Here is a natural model problem: estimate {|P^m|} for each fixed {m} as {n \to \infty}. Clearly {|P^m| \leq n^m}, and we should be able to detect some fall-off from this trivial upper bound.

Proposition 1 There is an integer sequence {(a_m)}, beginning

\displaystyle  1, 2, 6, 22, 90, 486, 3014, 22185, 182229, \dots

(not in the OEIS) such that {|P^m| \sim (a_m/m!) n^m} as {n \to \infty} with {m} fixed.

To define {(a_m)} it is useful to introduce the hyperoctahedral group {B_m = \{\pm1\} \wr S_m} (cf. burnt pancake sorting). You can think of {B_m} as the group of “signed” or “antipodal” permutations: permutations {\sigma} of {\{\pm1, \dots, \pm m\}} such that {\sigma(-x) = -\sigma(x)} for all {x}. There is a natural cover {B_m \to S_m} defined by forgetting signs. We lift {P_m} to {B_m} in a particular way: define {Q_m = \{q_1, \dots, q_m\}}, where

\displaystyle  q_k = \left(\begin{array}{ccccccc} 1 & 2 & \dots & k & k+1 & \cdots & n \\ -k & -(k-1) & \dots & -1 & k+1 & \cdots & n \end{array}\right).

Now define

\displaystyle  a_m = \# \{ q_{\sigma(1)} \cdots q_{\sigma(m)} : \sigma \in S_m \}.
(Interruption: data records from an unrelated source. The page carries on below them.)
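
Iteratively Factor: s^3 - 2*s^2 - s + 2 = (s - 1)*(s^2 - s - 2) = (s - 2)*(s - 1)*(s + 1)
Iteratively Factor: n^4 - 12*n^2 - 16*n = (n)*(n^3 - 12*n - 16) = n*(n + 2)*(n^2 - 2*n - 8) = n*(n - 4)*(n + 2)*(n + 2)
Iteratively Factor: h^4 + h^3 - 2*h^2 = (h - 1)*(h^3 + 2*h^2) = h*(h - 1)*(h^2 + 2*h) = h*(h - 1)*(h + 2)*(h)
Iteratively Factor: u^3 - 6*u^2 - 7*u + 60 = (u + 3)*(u^2 - 9*u + 20) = (u - 5)*(u + 3)*(u - 4)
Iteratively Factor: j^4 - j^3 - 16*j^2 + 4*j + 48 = (j - 4)*(j^3 + 3*j^2 - 4*j - 12) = (j - 4)*(j + 2)*(j^2 + j - 6) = (j - 4)*(j - 2)*(j + 2)*(j + 3)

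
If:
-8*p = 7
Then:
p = -7/8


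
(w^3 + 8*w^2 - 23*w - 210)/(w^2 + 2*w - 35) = w + 6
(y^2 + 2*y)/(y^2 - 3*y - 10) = y/(y - 5)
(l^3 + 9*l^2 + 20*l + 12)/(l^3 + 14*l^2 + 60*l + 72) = (l + 1)/(l + 6)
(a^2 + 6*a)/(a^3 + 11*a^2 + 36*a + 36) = a/(a^2 + 5*a + 6)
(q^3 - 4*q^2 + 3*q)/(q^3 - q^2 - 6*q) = (q - 1)/(q + 2)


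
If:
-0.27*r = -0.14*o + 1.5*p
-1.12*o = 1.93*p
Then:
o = 0.267203363757563*r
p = -0.155061019382627*r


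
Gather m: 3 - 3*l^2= 3 - 3*l^2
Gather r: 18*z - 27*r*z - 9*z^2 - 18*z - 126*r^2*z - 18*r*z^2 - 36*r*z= -126*r^2*z + r*(-18*z^2 - 63*z) - 9*z^2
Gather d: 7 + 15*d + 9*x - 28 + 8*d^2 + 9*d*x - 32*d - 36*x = 8*d^2 + d*(9*x - 17) - 27*x - 21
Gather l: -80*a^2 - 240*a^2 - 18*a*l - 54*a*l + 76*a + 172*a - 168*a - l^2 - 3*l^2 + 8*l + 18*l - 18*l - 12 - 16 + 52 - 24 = -320*a^2 + 80*a - 4*l^2 + l*(8 - 72*a)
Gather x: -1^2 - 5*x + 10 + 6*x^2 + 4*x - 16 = 6*x^2 - x - 7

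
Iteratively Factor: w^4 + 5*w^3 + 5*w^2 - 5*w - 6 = (w + 2)*(w^3 + 3*w^2 - w - 3) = (w + 1)*(w + 2)*(w^2 + 2*w - 3) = (w - 1)*(w + 1)*(w + 2)*(w + 3)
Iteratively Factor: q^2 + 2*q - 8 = (q - 2)*(q + 4)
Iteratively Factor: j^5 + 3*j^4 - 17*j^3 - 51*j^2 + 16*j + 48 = (j + 3)*(j^4 - 17*j^2 + 16) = (j - 1)*(j + 3)*(j^3 + j^2 - 16*j - 16) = (j - 1)*(j + 3)*(j + 4)*(j^2 - 3*j - 4) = (j - 4)*(j - 1)*(j + 3)*(j + 4)*(j + 1)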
I computed the initial terms in the sequence using this simple formula. The first nontrivial relations are

\displaystyle  q_1 q_2 q_4 q_3 = q_2 q_4 q_3 q_1

and its inverse (to verify I recommend using four asymmetric cards from a deck of cards), which together account for {a_4 = 22 < 24}.

To sketch the proof of Proposition 1, consider composing {m} random elements of {P_n}. You can think of this as a two-step process: randomly divide the stack {\{1, \dots, n\}} in {m} places, and then rearrange the resulting {m+1} pieces, possibly with some reversals. With high probability the points of division are all distinct, so they can be inferred from the result (this is true for {m} up to about {n^{1/2}}). The only question is whether the order can be inferred, and this is precisely what is defined by {a_m}.
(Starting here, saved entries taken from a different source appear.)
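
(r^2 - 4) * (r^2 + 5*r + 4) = r^4 + 5*r^3 - 20*r - 16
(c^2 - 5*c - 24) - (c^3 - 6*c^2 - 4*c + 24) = -c^3 + 7*c^2 - c - 48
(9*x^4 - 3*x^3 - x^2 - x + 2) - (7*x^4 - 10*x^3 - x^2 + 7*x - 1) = 2*x^4 + 7*x^3 - 8*x + 3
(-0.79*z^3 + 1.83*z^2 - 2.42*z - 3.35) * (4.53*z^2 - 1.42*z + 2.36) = -3.5787*z^5 + 9.4117*z^4 - 15.4256*z^3 - 7.4203*z^2 - 0.9542*z - 7.906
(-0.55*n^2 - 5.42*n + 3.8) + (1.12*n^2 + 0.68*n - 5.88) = 0.57*n^2 - 4.74*n - 2.08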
It would be informative for the pancake problem to know more about the sequence {(a_m)}. I don’t know whether {a_m} can be computed more efficiently than the naive way above, e.g., whether there is a recurrence: if so that would really help a lot.

There is at least a submultiplicativity property that follows from the proposition:

Corollary 2 For {m, k\geq 1}, {a_{m+k} / (m+k)! \leq a_m / m! \cdot a_k / k!}. Hence there is a constant {c_1 > 0} such that

\displaystyle  a_m/m! < e^{-c_1m + o(m)}.
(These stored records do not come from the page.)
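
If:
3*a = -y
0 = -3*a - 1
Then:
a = -1/3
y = 1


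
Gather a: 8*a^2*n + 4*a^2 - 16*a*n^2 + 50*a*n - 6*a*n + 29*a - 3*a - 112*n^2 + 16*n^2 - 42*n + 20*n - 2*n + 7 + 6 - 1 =a^2*(8*n + 4) + a*(-16*n^2 + 44*n + 26) - 96*n^2 - 24*n + 12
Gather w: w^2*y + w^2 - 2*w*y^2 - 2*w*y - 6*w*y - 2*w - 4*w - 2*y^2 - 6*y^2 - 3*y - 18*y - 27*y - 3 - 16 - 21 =w^2*(y + 1) + w*(-2*y^2 - 8*y - 6) - 8*y^2 - 48*y - 40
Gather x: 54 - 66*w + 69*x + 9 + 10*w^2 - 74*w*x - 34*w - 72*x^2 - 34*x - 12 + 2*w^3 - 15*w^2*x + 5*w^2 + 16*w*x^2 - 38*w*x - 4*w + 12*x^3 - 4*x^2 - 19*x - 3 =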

Proof: This follows from {|P^{m+k}| \leq |P^m| |P^k|}, dividing by {n^{m+k}}, and taking the limit. The second part follows from the subadditivity lemma and the data point {a_4 = 22 < 24}. \Box

I think a stronger bound should be true: there should be a constant {c_2 > 0} such that

\displaystyle  a_m < m!^{1-c_2 + o(1)}.

(One might then contemplate whether {n/(1 - c_2) + o(n)} is the diameter of the pancake graph, but that seems a little bold at this stage.)